Until Thursday, the children at school on the border of Kensington were only able to catch a glimpse of it. They had to wait until Mandela Day to see the finished version of a piece which had taken many weeks of imagination and mystery to put together. The children had to cut little pieces of colour to fit into the work designed by Seejarim and when those doors were opened at last, many gasped in delight.
"I wanted to create something that came together collectively, so that individual parts add to the whole." Seejarim says. That was the whole concept behind it. Each child was able to participate on their scale, and the magic of it lay in its coming together. What was amazing about it was what the kids went through emotionally. Here you had this abstract thing, and each one was contributing to a segment of it without knowing where it belonged.
“It was a secret in a sense. The children only got small peeks of it, but not the whole sense of it, right until the end.”
Her bright eyes serious, Grade 1 pupil Amy Muller, 7, breathes in: “Phew. The teachers made us put a lot of work into it. It was very hard work, but it is really beautiful now. I saw where my block was put. It’s by the little girl’s cheek.”
Indeed, each child seemed able to recognise their colour blocks in the picture which portrays Mandela facing outwards, smiling kindly at a young girl who we can see from behind.
“Essentially, each child got a piece of paper with a grid on it containing symbols which matched specific colours. They were given a legend where they had to correlate (or match) the symbol to the colour and fill it in,” Seejarim explains. “I took the image through a technical process involving pixilation, which created a pattern and then cat the image up into about 100 pieces (one for each child in the school). I think some of the teachers got extremely frustrated,” she smiles.
“There were these squares which were quite tiny especially for the little kids. It required quite a level of focus and commitment because it takes long and you can’t see the bigger picture. But to experience it coming together is something incredible.”

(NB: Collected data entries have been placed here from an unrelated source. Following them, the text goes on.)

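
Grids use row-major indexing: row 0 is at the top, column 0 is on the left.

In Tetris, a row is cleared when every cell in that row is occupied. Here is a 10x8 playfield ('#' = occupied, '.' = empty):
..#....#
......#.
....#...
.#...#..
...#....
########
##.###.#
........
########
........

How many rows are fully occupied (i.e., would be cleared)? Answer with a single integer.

Answer: 2

Derivation:
Check each row:
  row 0: 6 empty cells -> not full
  row 1: 7 empty cells -> not full
  row 2: 7 empty cells -> not full
  row 3: 6 empty cells -> not full
  row 4: 7 empty cells -> not full
  row 5: 0 empty cells -> FULL (clear)
  row 6: 2 empty cells -> not full
  row 7: 8 empty cells -> not full
  row 8: 0 empty cells -> FULL (clear)
  row 9: 8 empty cells -> not full
Total rows cleared: 2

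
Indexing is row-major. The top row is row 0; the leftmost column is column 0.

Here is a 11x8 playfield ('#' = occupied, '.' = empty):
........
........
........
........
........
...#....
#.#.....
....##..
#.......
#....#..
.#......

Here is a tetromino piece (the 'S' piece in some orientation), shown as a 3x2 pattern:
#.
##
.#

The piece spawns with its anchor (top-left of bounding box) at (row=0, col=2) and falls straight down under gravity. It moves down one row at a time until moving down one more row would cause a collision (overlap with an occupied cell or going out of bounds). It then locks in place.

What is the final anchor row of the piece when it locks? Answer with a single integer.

Answer: 2

Derivation:
Spawn at (row=0, col=2). Try each row:
  row 0: fits
  row 1: fits
  row 2: fits
  row 3: blocked -> lock at row 2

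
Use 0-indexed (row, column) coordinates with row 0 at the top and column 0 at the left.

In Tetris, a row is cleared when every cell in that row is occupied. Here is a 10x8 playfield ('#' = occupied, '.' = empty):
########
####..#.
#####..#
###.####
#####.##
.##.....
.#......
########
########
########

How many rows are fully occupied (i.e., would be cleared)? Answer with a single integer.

Answer: 4

Derivation:
Check each row:
  row 0: 0 empty cells -> FULL (clear)
  row 1: 3 empty cells -> not full
  row 2: 2 empty cells -> not full
  row 3: 1 empty cell -> not full
  row 4: 1 empty cell -> not full
  row 5: 6 empty cells -> not full
  row 6: 7 empty cells -> not full
  row 7: 0 empty cells -> FULL (clear)
  row 8: 0 empty cells -> FULL (clear)
  row 9: 0 empty cells -> FULL (clear)
Total rows cleared: 4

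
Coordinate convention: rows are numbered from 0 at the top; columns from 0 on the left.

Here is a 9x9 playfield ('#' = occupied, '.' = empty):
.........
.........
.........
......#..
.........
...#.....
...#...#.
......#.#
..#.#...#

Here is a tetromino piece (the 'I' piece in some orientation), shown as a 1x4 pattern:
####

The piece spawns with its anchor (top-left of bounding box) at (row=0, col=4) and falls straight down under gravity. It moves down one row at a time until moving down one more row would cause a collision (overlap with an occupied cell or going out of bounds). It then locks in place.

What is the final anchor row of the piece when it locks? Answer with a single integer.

Spawn at (row=0, col=4). Try each row:
  row 0: fits
  row 1: fits
  row 2: fits
  row 3: blocked -> lock at row 2

Answer: 2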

Johnson Aladelusi, 9, says the artwork “means something very special because it’s about Mr Mandela”. “He spent a lot of time fighting for our country. We can see that he is a kind gentleman. So even though it was hard work for us to do this, it’s about him, so we liked it.”
Christopher Park, 11, says he was “just speechless and amazed”. Seejarim, who worked on the project with her assistant, artist Ronél de Jager, says the 4m x 2.6m mosaic “captures a kindness in his eyes and a smile on his face, and people are moved by that”.

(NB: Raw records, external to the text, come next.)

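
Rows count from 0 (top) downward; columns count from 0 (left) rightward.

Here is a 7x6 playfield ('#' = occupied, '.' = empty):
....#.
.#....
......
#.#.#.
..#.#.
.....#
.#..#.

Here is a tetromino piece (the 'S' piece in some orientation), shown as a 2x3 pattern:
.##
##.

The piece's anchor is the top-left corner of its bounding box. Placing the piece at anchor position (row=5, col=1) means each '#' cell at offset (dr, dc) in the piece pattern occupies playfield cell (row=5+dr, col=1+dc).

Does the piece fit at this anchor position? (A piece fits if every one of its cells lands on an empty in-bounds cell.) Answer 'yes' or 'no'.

Check each piece cell at anchor (5, 1):
  offset (0,1) -> (5,2): empty -> OK
  offset (0,2) -> (5,3): empty -> OK
  offset (1,0) -> (6,1): occupied ('#') -> FAIL
  offset (1,1) -> (6,2): empty -> OK
All cells valid: no

Answer: no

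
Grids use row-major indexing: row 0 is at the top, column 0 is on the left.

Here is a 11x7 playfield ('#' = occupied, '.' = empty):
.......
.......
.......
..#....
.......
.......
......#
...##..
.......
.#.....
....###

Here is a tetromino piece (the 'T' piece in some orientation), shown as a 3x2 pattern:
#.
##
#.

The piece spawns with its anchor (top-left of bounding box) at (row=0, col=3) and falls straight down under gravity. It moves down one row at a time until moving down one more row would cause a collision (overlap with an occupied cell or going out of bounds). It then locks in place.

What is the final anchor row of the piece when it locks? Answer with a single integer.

Answer: 4

Derivation:
Spawn at (row=0, col=3). Try each row:
  row 0: fits
  row 1: fits
  row 2: fits
  row 3: fits
  row 4: fits
  row 5: blocked -> lock at row 4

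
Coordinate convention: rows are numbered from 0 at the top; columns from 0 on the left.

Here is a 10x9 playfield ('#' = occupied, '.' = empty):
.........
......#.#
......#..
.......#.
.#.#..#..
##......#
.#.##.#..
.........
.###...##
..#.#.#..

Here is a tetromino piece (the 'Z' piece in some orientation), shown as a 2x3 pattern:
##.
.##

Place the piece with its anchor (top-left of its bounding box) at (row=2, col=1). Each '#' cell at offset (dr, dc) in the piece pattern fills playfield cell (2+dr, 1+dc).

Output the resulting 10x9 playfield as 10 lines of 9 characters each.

Answer: .........
......#.#
.##...#..
..##...#.
.#.#..#..
##......#
.#.##.#..
.........
.###...##
..#.#.#..

Derivation:
Fill (2+0,1+0) = (2,1)
Fill (2+0,1+1) = (2,2)
Fill (2+1,1+1) = (3,2)
Fill (2+1,1+2) = (3,3)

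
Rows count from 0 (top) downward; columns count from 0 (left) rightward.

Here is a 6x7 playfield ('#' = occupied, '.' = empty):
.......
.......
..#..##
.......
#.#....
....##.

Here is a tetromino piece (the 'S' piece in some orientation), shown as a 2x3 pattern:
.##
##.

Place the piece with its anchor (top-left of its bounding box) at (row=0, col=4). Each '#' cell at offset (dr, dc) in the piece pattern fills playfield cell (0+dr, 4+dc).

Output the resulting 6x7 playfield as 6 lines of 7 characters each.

Fill (0+0,4+1) = (0,5)
Fill (0+0,4+2) = (0,6)
Fill (0+1,4+0) = (1,4)
Fill (0+1,4+1) = (1,5)

Answer: .....##
....##.
..#..##
.......
#.#....
....##.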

“It’s wonderful for these children to have got a sense of the intrinsic value of power of art, and for them to be able to know: I am part of it.” St James is a private school. Sanskrit and philosophy are taught at the school.
- Article by Janet Smith. Published by Saturday Star on 20 July 2013.
Image: Ronel de Jager assembling and colour-correcting the Mandela mosaic
Image: Completed Mandela mosaic installed in the dining area of St James School, Kensington, Johannesburg.